Cowes Week Regatta Service
Holy Trinity Cowes
Sunday 31st July 6.15 p.m.
Readings: Job 38:1, 28-37/Prayer of Manasseh 1-7/2 Cor 2:7-12/Jn 21:4-8
Last Sunday afternoon, I was standing on the upper deck of the Isle and Wight ferry. I was watching the roof of the upper saloon, and the way that, whenever the ship tilted back from its regular roll, water would pour down on the deck. Before I could propound some kind of ‘Stevenson’s law’ about the relationship between the tilt of ferries and water trapped inside roof girders, we had already turned towards Portsmouth harbour, the final leg of the journey, and the magic of the process had stopped. I had been on a parish visit to Newport, with a planned procession from St John’s Church to St Thomas’s well and truly rained off, and I suppose what had taken my fancy was some very simple – and rather fatuous – questions about where at least some of the rain-water of the showers that had soaked us all so lavishly earlier that day had got to.
All very simple and innocent – and as I tell you about it now, I can still remember when the movement of the ship back from its list was so jerky that the amount of rainwater nearly soaked an unsuspecting passenger. A bit reminiscent of the Morecombe and Wise ‘Just singing in the rain’ sketch, and I did manage to contain myself! But, as is often the case, it is in the simple and the innocent that we are able to see mirrors of the wider world, with its larger risks, and its tragedies. How many series of factors led that amount of rain to fall on that particular ferry, at the particular time in question; and how much was involved in the tilt of the ferry so that retained water was in a position to be able to cascade down onto the deck? It could so easily have been otherwise – like the Isle of Wight priest who missed an underground train that fateful Thursday morning, and with hindsight is thankful that he did, though full of remorse for those who made it ahead of him.

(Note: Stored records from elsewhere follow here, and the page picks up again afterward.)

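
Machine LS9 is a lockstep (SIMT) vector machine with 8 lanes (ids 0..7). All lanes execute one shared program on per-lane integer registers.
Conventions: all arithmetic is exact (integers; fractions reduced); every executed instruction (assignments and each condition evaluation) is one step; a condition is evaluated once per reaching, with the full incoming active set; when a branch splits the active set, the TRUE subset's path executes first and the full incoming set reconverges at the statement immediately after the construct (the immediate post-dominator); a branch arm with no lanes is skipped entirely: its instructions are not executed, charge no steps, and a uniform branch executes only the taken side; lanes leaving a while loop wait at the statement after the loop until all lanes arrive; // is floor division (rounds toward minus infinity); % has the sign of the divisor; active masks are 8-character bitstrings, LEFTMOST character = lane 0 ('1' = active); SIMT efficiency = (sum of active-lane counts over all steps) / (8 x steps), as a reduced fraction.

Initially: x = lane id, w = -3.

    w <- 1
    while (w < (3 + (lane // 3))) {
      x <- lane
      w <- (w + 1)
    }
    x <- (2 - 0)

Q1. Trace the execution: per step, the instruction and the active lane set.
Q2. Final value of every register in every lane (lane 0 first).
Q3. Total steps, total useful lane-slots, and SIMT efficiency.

step 0: w <- 1                       11111111
step 1: eval (w < (3 + (lane // 3))) 11111111
step 2: x <- lane                    11111111
step 3: w <- (w + 1)                 11111111
step 4: eval (w < (3 + (lane // 3))) 11111111
step 5: x <- lane                    11111111
step 6: w <- (w + 1)                 11111111
step 7: eval (w < (3 + (lane // 3))) 11111111
step 8: x <- lane                    00011111
step 9: w <- (w + 1)                 00011111
step 10: eval (w < (3 + (lane // 3))) 00011111
step 11: x <- lane                    00000011
step 12: w <- (w + 1)                 00000011
step 13: eval (w < (3 + (lane // 3))) 00000011
step 14: x <- (2 - 0)                 11111111

Answer: 15 steps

x: 2,2,2,2,2,2,2,2
w: 3,3,3,4,4,4,5,5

steps = 15; useful = 93; efficiency = 93/120 = 31/40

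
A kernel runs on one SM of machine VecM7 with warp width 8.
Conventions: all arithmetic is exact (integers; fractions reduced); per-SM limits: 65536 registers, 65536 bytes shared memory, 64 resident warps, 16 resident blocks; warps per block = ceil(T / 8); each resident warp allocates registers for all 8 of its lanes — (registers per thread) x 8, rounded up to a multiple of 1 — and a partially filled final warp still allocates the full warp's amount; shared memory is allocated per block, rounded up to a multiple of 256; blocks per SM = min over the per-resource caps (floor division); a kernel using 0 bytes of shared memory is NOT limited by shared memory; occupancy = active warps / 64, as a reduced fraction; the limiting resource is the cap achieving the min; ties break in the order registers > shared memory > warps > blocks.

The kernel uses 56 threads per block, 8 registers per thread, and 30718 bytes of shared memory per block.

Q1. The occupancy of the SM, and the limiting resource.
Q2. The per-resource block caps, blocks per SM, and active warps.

Answer: occupancy 7/32, limited by shared memory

registers: 146 blocks
shared memory: 2 blocks
warps: 9 blocks
blocks: 16 blocks

Answer: 2 blocks, 14 active warps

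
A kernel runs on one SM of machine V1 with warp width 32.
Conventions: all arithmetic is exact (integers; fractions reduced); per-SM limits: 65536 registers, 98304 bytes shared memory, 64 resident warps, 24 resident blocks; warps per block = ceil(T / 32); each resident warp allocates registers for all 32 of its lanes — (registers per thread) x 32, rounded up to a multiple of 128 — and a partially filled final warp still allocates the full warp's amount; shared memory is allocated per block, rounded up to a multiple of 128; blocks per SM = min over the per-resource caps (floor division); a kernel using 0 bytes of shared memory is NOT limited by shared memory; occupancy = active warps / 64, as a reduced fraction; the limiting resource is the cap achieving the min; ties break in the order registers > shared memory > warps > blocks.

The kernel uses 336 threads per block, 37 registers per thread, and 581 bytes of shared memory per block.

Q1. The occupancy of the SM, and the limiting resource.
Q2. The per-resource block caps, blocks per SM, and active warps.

Answer: occupancy 11/16, limited by registers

registers: 4 blocks
shared memory: 153 blocks
warps: 5 blocks
blocks: 24 blocks

Answer: 4 blocks, 44 active warps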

These are questions that we can’t really leave behind us this year. And I’m not going to indulge in pious platitudes, which were exactly the commodity cascaded on Job when he had the audacity (quite rightly) to ask questions about why his life had taken a dramatic turn for the worse: those ‘Job’s Comforters’, religious people and philosophers as well, arm-chair experts, like those well-intentioned (but actually sentimental) people who really think that the answer to today’s religious-political mess is to drive a nice, big, secularist wedge between religious belief and political involvement. Nor am I going to try to come in heavy with a Christian triumphalism, which says that ‘we have all the answers already.’ I am reminded of the Danish University Chaplaincy with the poster that says, ‘if you haven’t got any problems, come inside and we’ll give you some.’ I’m afraid to say that even bishops aren’t simple or innocent; we have seen too many heart-rending events and anguished faces for me to dare to suggest that faith is easy.

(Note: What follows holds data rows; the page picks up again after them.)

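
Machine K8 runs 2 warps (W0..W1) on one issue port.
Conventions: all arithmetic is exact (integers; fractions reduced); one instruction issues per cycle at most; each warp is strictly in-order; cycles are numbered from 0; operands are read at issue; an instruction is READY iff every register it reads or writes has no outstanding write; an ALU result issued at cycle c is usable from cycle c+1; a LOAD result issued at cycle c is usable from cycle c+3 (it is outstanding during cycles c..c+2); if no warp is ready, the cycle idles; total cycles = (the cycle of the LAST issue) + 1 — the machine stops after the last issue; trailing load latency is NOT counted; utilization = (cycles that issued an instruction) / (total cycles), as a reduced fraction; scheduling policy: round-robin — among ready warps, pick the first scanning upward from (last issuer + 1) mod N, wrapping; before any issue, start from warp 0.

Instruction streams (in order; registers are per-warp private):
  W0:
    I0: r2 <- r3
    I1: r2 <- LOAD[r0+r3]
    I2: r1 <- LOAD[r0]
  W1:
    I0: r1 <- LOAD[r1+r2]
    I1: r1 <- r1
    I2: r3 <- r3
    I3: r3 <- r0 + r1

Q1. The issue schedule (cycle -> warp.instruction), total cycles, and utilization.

cycle 0: W0.I0
cycle 1: W1.I0
cycle 2: W0.I1
cycle 3: W0.I2
cycle 4: W1.I1
cycle 5: W1.I2
cycle 6: W1.I3

Answer: 7 cycles, utilization 1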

And tonight’s rag-bag of readings does not paper over the cracks of our faltering attempts at faith either. Nor do they produce a system that tries to answer every single one of life’s questions. Working backwards, they are not very impressive – if, that is, slick recipes for a pain-free, thought-free religion or philosophy of life is what we are after. The gospel-passage is about a group of dejected fishermen who have spent some apparently wasted time following a wandering preacher, who, having been very publicly executed for political and religious crimes, they think has gone for ever: only to find that he is there with them – somehow – in the very trade they only went back to as a last resort because the dreams he had taught them seemed finished. Then St Paul, writing to that troublesome, head-strong congregation of mercantile know-alls in Corinth gently exhorts them towards a consistently overlooked code of human conduct – mutual forgiveness – not solely as a way of being a good citizen, but because that is the uncomfortable truth taught and lived and died for by the wandering preacher himself. Then, in that strange ‘Prayer of Manasseh’, a late Jewish psalm, on the very edges of the bible, we find a confession of the glory and distance of God – which goes on, in the remaining verses, to make confession of something else, our weaknesses, and a plea for that forgiveness. And back at last with the first reading, we are treated to the start of God’s long address to Job, not cutting him down to size and humiliating him (that never does anyone any lasting good), but gently putting him in his place: in that passage there are no fewer than twelve questions to Job, and to us, like, ‘where were you when it all began?’ – and many more follow.
When I hear passages like these, and think of both the wonders and the tragedies of the world, from which nothing will insulate me, and when I take the opportunity of watching water pouring by sheer, sheer chance onto the upper deck of an Isle of Wight ferry, I have to ask myself, ‘why do I believe what I believe?’ And the same reply comes back, that I’ve looked at other explanations, but this is the best explanation I can find of why I am here – and in spite of lots of things, and because of many more, God is great and He is good!